# Boat recommendations request



## ryan511 (Jun 26, 2008)

Hi guys. I'm looking to purchase a boat. I know nothing about them.  I'll try to list all essential information to help you help me.


Price range: 8-10K max

fishing desired: I want to catch cobia, kings and spanish. Same stuff I catch at the pier, minus the human interaction . I want to fish water similar to that of the piers. I don't want to go out far, I get seasick anyway. I think that's called an "inshore" boat?


If you can point me in the right direction, I would appreciate it a lot.


----------



## jeep2obx (Jul 10, 2006)

check out carolina skiffs or maycraft boats good prices,17 ft maycraft under 10,000 at ed's marine.com in ashland va


----------



## dudeondacouch (Apr 6, 2010)

go used.


----------



## SkunkApe (Dec 9, 2006)

Check out www.thehulltruth.com. Search the forums, ask questions, there's a ton of info about boats on there. Good luck! 

Skunk


----------



## trackerz (Jul 21, 2009)

Take a boating class before you purchase.


----------



## ryan511 (Jun 26, 2008)

Thank you very much gentlemen. 


I've got some reading to do.


----------



## Fishman (Apr 23, 2000)

Parker 18 ft. CC


----------



## ledweightII (Apr 4, 2008)

the thing ABOUT A CAROLINA SKIFF IS THE RIDE..there are many different types of boats out there that will give a great ride for shallow waters and give you security for weather..ive seen key west boats that are durable, shallow and give a DRY ride....carolina skiff type of boat is no more than a big john boat. I dont like that kinda ride, its a wet ride and a rough ride in anything but glass top water...thats a biggie to me. just because it has a v-bottom doesnt mean it cant be shallow...
if your going to invest 8 to 10k in a first boat I think you need to ride in the many different makers.
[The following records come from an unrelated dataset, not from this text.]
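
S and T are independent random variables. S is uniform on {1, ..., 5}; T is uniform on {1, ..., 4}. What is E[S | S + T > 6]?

Outcomes with S + T > 6: (3,4), (4,3), (4,4), (5,2), (5,3), (5,4), each with probability 1/20.
E[S | S + T > 6] = (3 + 4 + 4 + 5 + 5 + 5) / 6 = 13/3.

13/3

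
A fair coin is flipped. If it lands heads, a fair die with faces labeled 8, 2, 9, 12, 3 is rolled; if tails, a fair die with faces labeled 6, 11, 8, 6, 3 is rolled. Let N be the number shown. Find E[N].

34/5

E[N | heads] = (8+2+9+12+3)/5 = 34/5.
E[N | tails] = (6+11+8+6+3)/5 = 34/5.
E[N] = (1/2)·(34/5) + (1/2)·(34/5) = 34/5.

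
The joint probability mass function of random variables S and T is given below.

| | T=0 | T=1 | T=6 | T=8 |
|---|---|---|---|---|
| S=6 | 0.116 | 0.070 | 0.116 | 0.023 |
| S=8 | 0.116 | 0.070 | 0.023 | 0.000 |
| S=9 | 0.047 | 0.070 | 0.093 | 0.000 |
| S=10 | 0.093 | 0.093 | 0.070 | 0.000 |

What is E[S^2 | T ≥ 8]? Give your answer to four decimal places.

P(T ≥ 8) = 0.023.
Σ S^2·P over the event = 36·(0.023) = 0.828.
E[S^2 | T ≥ 8] = (0.828) / (0.023) = 36.0000.

36.0000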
I have an older Ranger that is a dry, safe and shallow ride for a 17ft'er
My first boat I knew that i would damage and wanted to get aquainted with the waters without having to pay a bunch of money without knowing what was out there...

I get a lot of info. from iboats.com for info on repairs and parts...thay have a board on boat purchases..

ive owned 4 boats this past 5yrs and they were all used and there are things that can cost a bundle if you dont know what to look for...ive also done repairs on a bunch of boats for people as a hobby and to make some change.

i'd suggest to buy yourself a freindly mechanic and have them give you some advice and help...
like i said there are many different makers of boats and each one will have pro's and con's...some problems may be consistent with one model and different with another...look for a solid transom, not wood...

i like hydrosport, keywest, proline, scout, kenyer..but there are so many in that price range.


----------